I wish you could have seen the look of amazement on legend's face when she saw nothing but air beneath her feet instead of firm ground. I saw it, and I wish you had been there instead of me. As soon as I realized we were airborne, I let go of the reins, kicked my feet clear of the stirrups and tried to abandon ship. But the higher I went, the higher she went. My ship wouldn’t let me abandon her. I don’t know what she thought I was going to do, but she clearly expected me to save us.

Fortunately, we landed in the top of an oak tree where we parted company. If we had augured into the ground I wouldn’t be writing this story now. We filtered through the tree and fell to earth, taking branches with us, and landed one on each side of the trunk.

Joanne tells me I was knocked unconscious, but that isn't true.
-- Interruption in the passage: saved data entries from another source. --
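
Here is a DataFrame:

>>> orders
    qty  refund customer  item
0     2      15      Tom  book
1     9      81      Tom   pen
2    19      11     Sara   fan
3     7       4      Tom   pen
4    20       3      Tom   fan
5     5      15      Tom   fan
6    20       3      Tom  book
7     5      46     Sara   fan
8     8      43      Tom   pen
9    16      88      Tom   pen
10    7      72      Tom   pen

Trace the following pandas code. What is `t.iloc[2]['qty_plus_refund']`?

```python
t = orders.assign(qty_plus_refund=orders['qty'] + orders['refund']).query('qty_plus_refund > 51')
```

79

add column qty_plus_refund = orders['qty'] + orders['refund']:
    qty  refund customer  item  qty_plus_refund
0     2      15      Tom  book               17
1     9      81      Tom   pen               90
2    19      11     Sara   fan               30
3     7       4      Tom   pen               11
4    20       3      Tom   fan               23
5     5      15      Tom   fan               20
6    20       3      Tom  book               23
7     5      46     Sara   fan               51
8     8      43      Tom   pen               51
9    16      88      Tom   pen              104
10    7      72      Tom   pen               79
filter rows where qty_plus_refund > 51:
    qty  refund customer item  qty_plus_refund
1     9      81      Tom  pen               90
9    16      88      Tom  pen              104
10    7      72      Tom  pen               79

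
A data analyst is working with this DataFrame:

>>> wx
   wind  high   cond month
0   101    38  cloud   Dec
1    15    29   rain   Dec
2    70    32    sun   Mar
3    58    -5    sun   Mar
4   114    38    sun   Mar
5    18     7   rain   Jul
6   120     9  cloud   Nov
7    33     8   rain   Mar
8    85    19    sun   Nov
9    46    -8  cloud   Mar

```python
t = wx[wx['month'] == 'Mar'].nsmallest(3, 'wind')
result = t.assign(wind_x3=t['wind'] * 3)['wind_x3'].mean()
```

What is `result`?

137.0

filter rows where month == 'Mar':
   wind  high   cond month
2    70    32    sun   Mar
3    58    -5    sun   Mar
4   114    38    sun   Mar
7    33     8   rain   Mar
9    46    -8  cloud   Mar
take 3 rows with smallest wind:
   wind  high   cond month
7    33     8   rain   Mar
9    46    -8  cloud   Mar
3    58    -5    sun   Mar
add column wind_x3 = t['wind'] * 3:
   wind  high   cond month  wind_x3
7    33     8   rain   Mar       99
9    46    -8  cloud   Mar      138
3    58    -5    sun   Mar      174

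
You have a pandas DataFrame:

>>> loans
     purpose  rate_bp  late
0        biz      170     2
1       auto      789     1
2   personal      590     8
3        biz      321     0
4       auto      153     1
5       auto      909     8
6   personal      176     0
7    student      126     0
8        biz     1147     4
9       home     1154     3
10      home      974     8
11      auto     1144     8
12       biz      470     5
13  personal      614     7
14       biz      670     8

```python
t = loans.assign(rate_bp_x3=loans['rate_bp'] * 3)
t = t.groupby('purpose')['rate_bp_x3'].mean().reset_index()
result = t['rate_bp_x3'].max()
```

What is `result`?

add column rate_bp_x3 = loans['rate_bp'] * 3:
     purpose  rate_bp  late  rate_bp_x3
0        biz      170     2         510
1       auto      789     1        2367
2   personal      590     8        1770
3        biz      321     0         963
4       auto      153     1         459
5       auto      909     8        2727
6   personal      176     0         528
7    student      126     0         378
8        biz     1147     4        3441
9       home     1154     3        3462
10      home      974     8        2922
11      auto     1144     8        3432
12       biz      470     5        1410
13  personal      614     7        1842
14       biz      670     8        2010
group by purpose, mean of rate_bp_x3:
purpose
auto        2246.25
biz         1666.80
home        3192.00
personal    1380.00
student      378.00
Name: rate_bp_x3, dtype: float64
reset_index():
    purpose  rate_bp_x3
0      auto     2246.25
1       biz     1666.80
2      home     3192.00
3  personal     1380.00
4   student      378.00
max of column 'rate_bp_x3' → 3192.0

3192.0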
I was merely laying face down wiggling fingers and toes, rejoicing in the movement of each digit. It took a while. After all, there are twenty of them. Legend had a scrape above her left eye and I didn’t get a scratch, although some years later a chiropractor looked at an x-ray and asked me about my whiplash.

The rest of the crew continued with clearing the trail, but Joanne and I repaired to a sandy beach on the river and fished what was left of our lunch out of the saddle bags. Our friends said that if I’d do it again they’d bring a cameraman along and do a cigarette commercial. Then we could all split the money. I have such good friends.

Meanwhile, I learned two important lessons. One: horses can’t fly. Two: I can’t either.